Happy Wednesday! Right now, I’m in the death throes of finishing Touched by Fire, the second Sentinel book, which will be out in October. Did anyone in this group say writing was fun or easy? If you did—whoever you are—I will find you and I’ll either inflict great pain or offer you money to write my next book—LOL. As I’ve said before, and I’m quoting my very wise critique partner, Linda Castillo: “Writing is like having a tooth pulled—very slowly—and without anesthesia.” Just call me the “toothless wonder”.
Worse, writing is like having a late-life baby. I thought my kids were challenging, but my characters are far worse, especially since I can’t send them to time out. Touched by Fire started out all right, because I already knew that the hero was going to knock the socks off my dowdy accountant heroine, and then kidnap her when she refused to cooperate. So far, so good—except she bit him when he grabbed her (this was a surprise to me, since I’m guarding my remaining teeth). She also turned out to be much funnier than I imagined—a real smart-ass.
Okay, so I can deal with a biting, smart aleck heroine, but enter her sister, who’s supposed to have a very minor supporting role and the hero’s superhuman boss, who has only a miniscule role. What’s this? The sister and the boss are going at each other? The boss has all these special powers I didn’t know about? The sister is already a fully fleshed-out, bigger-than-life character? She has precognitive abilities (when the hell did that happen)? Now what? Down, you two! Back to the sidelines!
Now the two main characters are in Austin, Texas, tracking an evil killer, and suddenly we have an appearance of the hero and heroine from the first book, Touched by Darkness. What are they doing here? Oh, we need them, do we? Arrrrgh!
Children, children! Whose story is this, anyway? Yours, or mine? Oh . . . I see. I’m chopped liver, minus a few teeth. I’m just the narrator. Well if that’s the case, do me a favor and hurry up and finish this book, will you? It’s due in less than two weeks, so you have to hurry.
That’s my story, and I’m sticking to it. So, here are two questions. To you writers, do you find characters trying to take over and direct your story? To you readers, do you often find yourself mentally re-writing a story and imagining the characters doing more or acting differently?
Everyone have a great week!
~ Catherine





















Oh yes, Catherine, I had a book ‘mugged’ by secondary characters once, a Regency entitled Lord Pierson’s reform. Lord Pierson came off as a poor second to his best friend, and never regained his rightful status as the true ‘hero’ he was supposed to be. Due to time-constraints - my Regencies were written on a very tight schedule - there wasn’t much I could do about it ultimately. If I’d had more time I would have whipped the friend into properly subdued shape.

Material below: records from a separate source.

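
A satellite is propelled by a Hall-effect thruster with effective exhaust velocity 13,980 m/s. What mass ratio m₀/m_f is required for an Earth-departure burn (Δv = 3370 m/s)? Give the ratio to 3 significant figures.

m₀/m_f = exp(Δv / v_e) = exp(3370 / 13980.0) = exp(0.2411) = 1.2726.

mass ratio ≈ 1.27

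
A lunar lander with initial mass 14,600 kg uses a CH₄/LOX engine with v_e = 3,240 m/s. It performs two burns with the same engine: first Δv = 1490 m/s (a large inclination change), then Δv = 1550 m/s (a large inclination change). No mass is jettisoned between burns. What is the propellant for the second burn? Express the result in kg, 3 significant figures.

propellant for the second burn ≈ 3500 kg

After the first burn: m = 14600 × exp(−1490/3240.0) = 14600 × 0.63136 = 9,217.86 kg.
After the second burn: m = 9,217.86 × exp(−1550/3240.0) = 9,217.86 × 0.61978 = 5,713.05 kg.
Second-burn propellant = 9,217.86 − 5,713.05 = 3,504.81 kg.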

I’ve since come to the conclusion that a well-constructed outline is my only defence against it happening again! But that may be a pretty delusion that I’ve sold myself, and I may yet be ‘mugged’ again by a compelling secondary character. It is the price we pay for inventing vivid secondary characters, I think. Better than the pallid, lifeless alternatives, I suppose.
Good luck on the deadline… I feel for you, as I have a February 15th rewrite deadline looming.
Comment by Donna — January 17, 2007 @ 2:21 pm
Catherine,
I feel for you, too! OTOH, it’s fun when the characters take off on their own, and sometimes they take you to great places, even if you have to adapt a bit to follow them, like carving a new road behind charging horses
Good luck!
Nicole
Comment by Nicole Byrd — January 18, 2007 @ 1:56 am
THanks for the chuckle so early Cathy.
My characters very often do something so unexpected, I usually take days to figure out how to fix the mess they dug themselves into. In one book (will likely never be published) I had the heroine in a dead sleep in bed when the hero entered her room. Then, she sat up, bolted across the room and threw herself out of the window. DId I mention that this was a medieval and thus “window” was very very very high?
Took me forever to figure out how to save her rear!
Comment by Heather — January 18, 2007 @ 10:11 am
I never thought about giving my charactesr a time-out, but you’re right — they just don’t listen sometimes, do they? And then they’re off and running, doing their own thing, while you’re stuck jotting it all down! I had that happen with my book - one character who was supposed to be a minor supporting character decided she wanted a bigger role. Good thing, too - the story was better for it and my main character was just as surprised as me. That’s one thing I love about writing - that you can write a story and still be surprised!